Мэй начала думать о строителях и о том, что они строили. Камень, отвергнутый строителем, стал краеугольным камнем храма. Кто-то сказал это, и другие чувствовали то, что чувствовала она сейчас – то чувство, которое она не могла изложить словами, но другие пытались изложить. Она не была одинокой в мире. Она не ходила по пустынной тропе, – многие ходили по ней раньше, многие ходят по ней теперь. Даже вот сейчас, когда она сидит у окна с такими странными мыслями, много мужчин и женщин тоже сидят у окна в далеких странах и думают те же мысли. В том мире, где люди убивают что есть лучшего в себе, тропа, избранная отвергнутыми, была единственной тропой истины – и как много людей избрали ее! Деревья по краям ее носили надписи, сделанные теми, кто хотел показать другим дорогу. «Камень, отвергнутый строителем, стал краеугольным камнем храма».
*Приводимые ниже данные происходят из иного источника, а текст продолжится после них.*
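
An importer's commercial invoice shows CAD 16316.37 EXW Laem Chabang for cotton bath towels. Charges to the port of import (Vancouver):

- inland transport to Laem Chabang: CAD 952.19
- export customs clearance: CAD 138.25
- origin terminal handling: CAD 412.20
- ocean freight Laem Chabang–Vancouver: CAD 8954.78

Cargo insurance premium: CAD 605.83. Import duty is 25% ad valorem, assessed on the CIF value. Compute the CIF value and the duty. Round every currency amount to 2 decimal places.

CIF value: CAD 27379.62; import duty: CAD 6844.91

CIF = EXW price + pre-shipment costs + freight + insurance
CIF = 16316.37 + 952.19 + 138.25 + 412.20 + 8954.78 + 605.83 = 27379.62
Import duty = 27379.62 × 25% = 6844.91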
Лиллиан сказала, что «мужчины ни черта не стоят»; было очевидно, что Лиллиан тоже убила лучшее в себе, позволила убить его. Вероятно, она позволила какому-нибудь Джерому Гадли убить его, а потом, все более и более озлоблялась против жизни, возненавидела жизнь и отшвырнула ее в сторону.

И то же самое случилось с ее матерью. Это было причиной ее молчаливой жизни, причиной смерти в жизни. «Мертвые восстали, чтобы поразить мертвых».

История, которую Мэй рассказала Мод, не была ложью – это была сущая правда. Джером Гадли пытался убить ее душу и был весьма близок к успеху. Мэй ходила в долине смертных теней. Теперь она это поняла. Ее собственная сестра, Лиллиан, пришла к ней, когда она, Мэй, ходила со Смертью, в поисках Жизни. «Если ты решишь сойти с прямого пути, я познакомлю тебя с людьми, у которых много денег», – сказала Лиллиан. Никогда еще Мэй так не понимала ее, как сейчас.

Мэй решила, что она не станет искать дружбы Мод Велливер. Она будет встречаться с нею, будет разговаривать с нею, но пока что будет держаться замкнуто. Все живое в ней было изранено, и требовалось время на излечение.

Из всех чувств, что обуревали ее в тот вечер, один сильный импульс определенно выразился в ней в то время, как она мылась в сарае, пытаясь очиститься наружно.

– Я буду ходить одна, совершенно одна, – бормотала она сквозь рыдания, сидя у окна и положив голову на руки; до нее доносилась сладкая песня кузнечиков на лугу – вечная песня сказки.